One method is to use a cache-busting dummy parameter on the end of the URL.
some-name.css?q=1
That will force the browser to reload that file (because that URL isn't in the cache), and the downloaded file won't be cached because of your new headers. However: you may need to use this new name indefinitely, because you can't guarantee that once you leave off the dummy parameter again the cached version may still be used.
The other method is to completely rename the file.
my-new-name.css

How do I specify a wildcard in the HTML5 cache manifest to load all images in a directory?

I have a lot of images in a folder that are used in the application. When using the cache manifest it would be easier maintenance wise if I could specify a wild card to load all the images or files in a certain directory to be cached.
E.g.
CACHE MANIFEST
# 2011-11-3-v0.1.8
#--------------------------------
# Pages
#--------------------------------
../index.html
../edit.html
#--------------------------------
# JavaScript
#--------------------------------
../js/jquery.js
../js/main.js
#--------------------------------
# Images
#--------------------------------
../img/*.png
Can this be done? Have tried it in a few browsers with ../img/* as well but it doesn't seem to work.
It would be easier, but how's it going to work? The manifest file is something which is parsed and acted upon in the browser, which has no special knowledge of files on your server other than what you've told it. If the browser sees this:
../img/*.png
What is the first image the browser should request from the server? Let's start with these:
../img/1.png
../img/2.png
../img/3.png
../img/4.png
...
../img/2147483647.png
That's all the images that might exist with a numeric name, stopping semi-arbitrarily at 231-1. How many of those 2 billion files exist in your img directory? Do you really want a browser making all those requests only to get 2 billion 404s? For completeness the browser would probably also want to request all the zero-filled equivalents:
../img/01.png
../img/02.png
../img/03.png
../img/04.png
...
../img/001.png
../img/002.png
../img/003.png
../img/004.png
...
../img/0001.png
../img/0002.png
../img/0003.png
../img/0004.png
...
Now the browser's made more than 4 billion HTTP requests for files which mostly aren't there, and it's not yet even got on to letters or punctuation in constructing the possible filenames which might exist on the server. This is not a feasible way for the manifest file to work. The server is where the files in the img directory are known, so it's on the server that the list of files has to be constructed.
I don't think it works that way. You'll have to specify all of the images one by one, or have a simple PHP script to loop through the directory and output the file (with the correct text/cache-manifest header of course).

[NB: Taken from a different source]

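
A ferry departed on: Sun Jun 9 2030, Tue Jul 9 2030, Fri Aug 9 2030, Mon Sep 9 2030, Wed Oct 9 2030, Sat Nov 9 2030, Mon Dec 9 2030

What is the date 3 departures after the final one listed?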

It would be a big security issue if browsers could request folder listings - that's why Tomcat turns that capability off by default now.
But, the browser could locate all matches to the wildcards referenced by the pages it caches. This approach would still be problematic (like, what about images not initially used but set dynamically by JavaScript, etc., and it would require that all cached items not only be downloaded but parsed as well).
If you are trying automate this process, instead of manually doing it. Use a script, or as I do I use manifestR. It will output your manifest/appcache file and all you have to do is copy and paste. I've used it successfully and usually only have to make a few changes.
Also, I recommend using the network header with the wild card:
NETWORK:
*
This allows all assets from other linked domains via JSON, for instance, to download into the cache. I believe that this is the only header where you can specify a wildcard. Like the others have said here, it's for security reasons.
The cache manifest is now deprecated and you should use HTML headers to control caching.
For example:
<meta http-equiv="Cache-control" content="public">
Public - may be cached in public shared caches.
Private - may only be cached in private cache.
No-Cache - may not be cached.
No-Store - may be cached but not archived.